20 The passage in Qidwai which was relied upon by the applicant as authority for the proposition that the definition of “misconduct in a professional respect” in the Medical Practice Act 1938, requires a two step process, was based upon a statement made by Sugerman J in Ex parte Meehan; Re Medical Practitioners Act [1965] NSWR 30 at 36. That statement was contained in a paragraph which followed a review by his Honour of the relevant authorities. The paragraph begins as follows:
- Consideration of the cases and of the provisions of the legislation in force in this State suggest that the only generalization as to the meaning in that legislation of “infamous conduct in any professional respect”, which can be attempted as capable of application to the varying situations which may arise, is that it refers to conduct which, being sufficiently related to the pursuit of the profession, is such as would reasonably incur the strong reprobation of professional brethren of good repute and competence.”
21 The Tribunal was not persuaded that Sugerman J or Hutley JA were making statements or were of the view that what has to be proved under the Medical Practitioners Act 1938 in order to establish that a medical practitioner is guilty of infamous conduct in any professional respect is different from what has to be proved at common law in order to establish that a lawyer is guilty of professional misconduct.

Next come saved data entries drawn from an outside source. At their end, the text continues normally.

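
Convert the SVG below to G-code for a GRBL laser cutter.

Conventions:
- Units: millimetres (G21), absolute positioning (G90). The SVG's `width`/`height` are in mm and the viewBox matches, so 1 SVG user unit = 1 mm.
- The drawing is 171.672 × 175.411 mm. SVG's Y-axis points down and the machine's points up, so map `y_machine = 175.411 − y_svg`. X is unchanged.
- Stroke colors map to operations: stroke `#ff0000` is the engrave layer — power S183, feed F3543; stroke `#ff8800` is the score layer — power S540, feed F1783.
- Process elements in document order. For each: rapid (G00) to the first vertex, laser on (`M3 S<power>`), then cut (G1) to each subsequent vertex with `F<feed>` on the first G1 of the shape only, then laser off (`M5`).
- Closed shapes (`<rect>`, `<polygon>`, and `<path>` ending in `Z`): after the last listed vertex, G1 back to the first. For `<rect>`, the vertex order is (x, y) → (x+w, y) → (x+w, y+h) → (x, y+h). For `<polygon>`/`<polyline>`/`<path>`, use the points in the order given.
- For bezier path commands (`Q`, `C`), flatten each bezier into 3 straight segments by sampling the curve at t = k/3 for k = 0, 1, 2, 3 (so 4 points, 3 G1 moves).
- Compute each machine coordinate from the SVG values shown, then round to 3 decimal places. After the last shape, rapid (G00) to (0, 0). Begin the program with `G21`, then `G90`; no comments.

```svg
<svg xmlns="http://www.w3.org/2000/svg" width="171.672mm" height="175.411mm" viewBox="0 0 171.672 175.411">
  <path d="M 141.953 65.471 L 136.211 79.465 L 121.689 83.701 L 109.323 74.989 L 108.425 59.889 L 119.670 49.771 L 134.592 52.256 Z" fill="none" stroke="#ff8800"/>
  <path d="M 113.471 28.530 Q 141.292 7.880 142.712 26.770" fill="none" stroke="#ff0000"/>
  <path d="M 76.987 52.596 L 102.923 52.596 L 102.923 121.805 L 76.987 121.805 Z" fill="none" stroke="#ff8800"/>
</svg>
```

G21
G90
G00 X141.953 Y109.940
M3 S540
G1 X136.211 Y95.946 F1783
G1 X121.689 Y91.710
G1 X109.323 Y100.422
G1 X108.425 Y115.522
G1 X119.670 Y125.640
G1 X134.592 Y123.155
G1 X141.953 Y109.940
M5
G00 X113.471 Y146.881
M3 S183
G1 X129.085 Y156.254 F3543
G1 X138.832 Y156.841
G1 X142.712 Y148.641
M5
G00 X76.987 Y122.815
M3 S540
G1 X102.923 Y122.815 F1783
G1 X102.923 Y53.606
G1 X76.987 Y53.606
G1 X76.987 Y122.815
M5
G00 X0.000 Y0.000

Since the viewBox matches the mm dimensions, user units are millimetres directly. The only transform is the Y-flip y_m = 175.411 − y_svg.

Shape 1 is a regular polygon drawn with `<path>`. Its stroke #ff8800 means score at S540, F1783. After flipping Y the toolpath is (141.953,109.940) → (136.211,95.946) → (121.689,91.710) → (109.323,100.422) → (108.425,115.522) → (119.670,125.640) → (134.592,123.155) → (141.953,109.940), returning to the start.

Shape 2 is a quadratic bezier drawn with `<path>`. Its stroke #ff0000 means engrave at S183, F3543. After flipping Y the toolpath is (113.471,146.881) → (129.085,156.254) → (138.832,156.841) → (142.712,148.641).

Shape 3 is a rectangle drawn with `<path>`. Its stroke #ff8800 means score at S540, F1783. After flipping Y the toolpath is (76.987,122.815) → (102.923,122.815) → (102.923,53.606) → (76.987,53.606) → (76.987,122.815), returning to the start.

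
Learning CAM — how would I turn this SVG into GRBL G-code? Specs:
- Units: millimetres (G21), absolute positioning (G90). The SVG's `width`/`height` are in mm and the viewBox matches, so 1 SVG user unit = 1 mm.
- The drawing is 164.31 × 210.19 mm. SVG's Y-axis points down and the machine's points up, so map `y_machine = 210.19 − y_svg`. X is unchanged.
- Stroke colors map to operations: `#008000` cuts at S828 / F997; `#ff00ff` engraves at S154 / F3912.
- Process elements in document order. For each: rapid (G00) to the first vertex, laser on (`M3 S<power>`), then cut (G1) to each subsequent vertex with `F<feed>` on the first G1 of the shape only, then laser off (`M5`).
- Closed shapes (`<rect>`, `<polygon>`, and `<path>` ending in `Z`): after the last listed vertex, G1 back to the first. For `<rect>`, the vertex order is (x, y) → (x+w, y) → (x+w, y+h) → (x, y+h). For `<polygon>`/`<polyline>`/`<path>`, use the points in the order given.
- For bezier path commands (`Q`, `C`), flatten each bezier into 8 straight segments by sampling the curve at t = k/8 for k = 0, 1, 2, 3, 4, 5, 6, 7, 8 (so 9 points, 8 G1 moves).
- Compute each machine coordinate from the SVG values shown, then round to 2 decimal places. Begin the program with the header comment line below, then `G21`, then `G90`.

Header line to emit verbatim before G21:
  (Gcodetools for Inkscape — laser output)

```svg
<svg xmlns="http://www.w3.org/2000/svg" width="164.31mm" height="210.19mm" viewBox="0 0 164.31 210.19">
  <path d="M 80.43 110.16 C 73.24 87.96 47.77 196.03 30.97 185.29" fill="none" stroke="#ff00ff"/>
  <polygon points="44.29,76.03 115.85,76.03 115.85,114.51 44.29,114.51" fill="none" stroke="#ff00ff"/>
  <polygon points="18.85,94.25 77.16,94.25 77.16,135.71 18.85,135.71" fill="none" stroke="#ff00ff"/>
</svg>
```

Since the viewBox matches the mm dimensions, user units are millimetres directly. The only transform is the Y-flip y_m = 210.19 − y_svg.

Shape 1 is a cubic bezier drawn with `<path>`. Its stroke #ff00ff means engrave at S154, F3912. After flipping Y the toolpath is (80.43,100.03) → (76.93,102.74) → (72.03,96.15) → (66.05,83.18) → (59.30,66.76) → (52.11,49.81) → (44.77,35.23) → (37.62,25.96) → (30.97,24.90).

Shape 2 is a rectangle drawn with `<polygon>`. Its stroke #ff00ff means engrave at S154, F3912. After flipping Y the toolpath is (44.29,134.16) → (115.85,134.16) → (115.85,95.68) → (44.29,95.68) → (44.29,134.16), returning to the start.

Shape 3 is a rectangle drawn with `<polygon>`. Its stroke #ff00ff means engrave at S154, F3912. After flipping Y the toolpath is (18.85,115.94) → (77.16,115.94) → (77.16,74.48) → (18.85,74.48) → (18.85,115.94), returning to the start.

(Gcodetools for Inkscape — laser output)
G21
G90
G00 X80.43 Y100.03
M3 S154
G1 X76.93 Y102.74 F3912
G1 X72.03 Y96.15
G1 X66.05 Y83.18
G1 X59.30 Y66.76
G1 X52.11 Y49.81
G1 X44.77 Y35.23
G1 X37.62 Y25.96
G1 X30.97 Y24.90
M5
G00 X44.29 Y134.16
M3 S154
G1 X115.85 Y134.16 F3912
G1 X115.85 Y95.68
G1 X44.29 Y95.68
G1 X44.29 Y134.16
M5
G00 X18.85 Y115.94
M3 S154
G1 X77.16 Y115.94 F3912
G1 X77.16 Y74.48
G1 X18.85 Y74.48
G1 X18.85 Y115.94
M5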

22 Accordingly the Tribunal was not persuaded that expert evidence was not admissible. For that reason the Tribunal did not strike out the affidavit of Mr Lloyd sworn 1 November 2002.
Pillai
23 For the purpose of the application heard on 19 February 2003 it was not necessary for the Tribunal to determine the further question raised namely whether it is essential that reprobation evidence be given by peers nor the further question whether if that evidence is given, the Tribunal can reject it and come to the opposite conclusion. The Tribunal did not do so.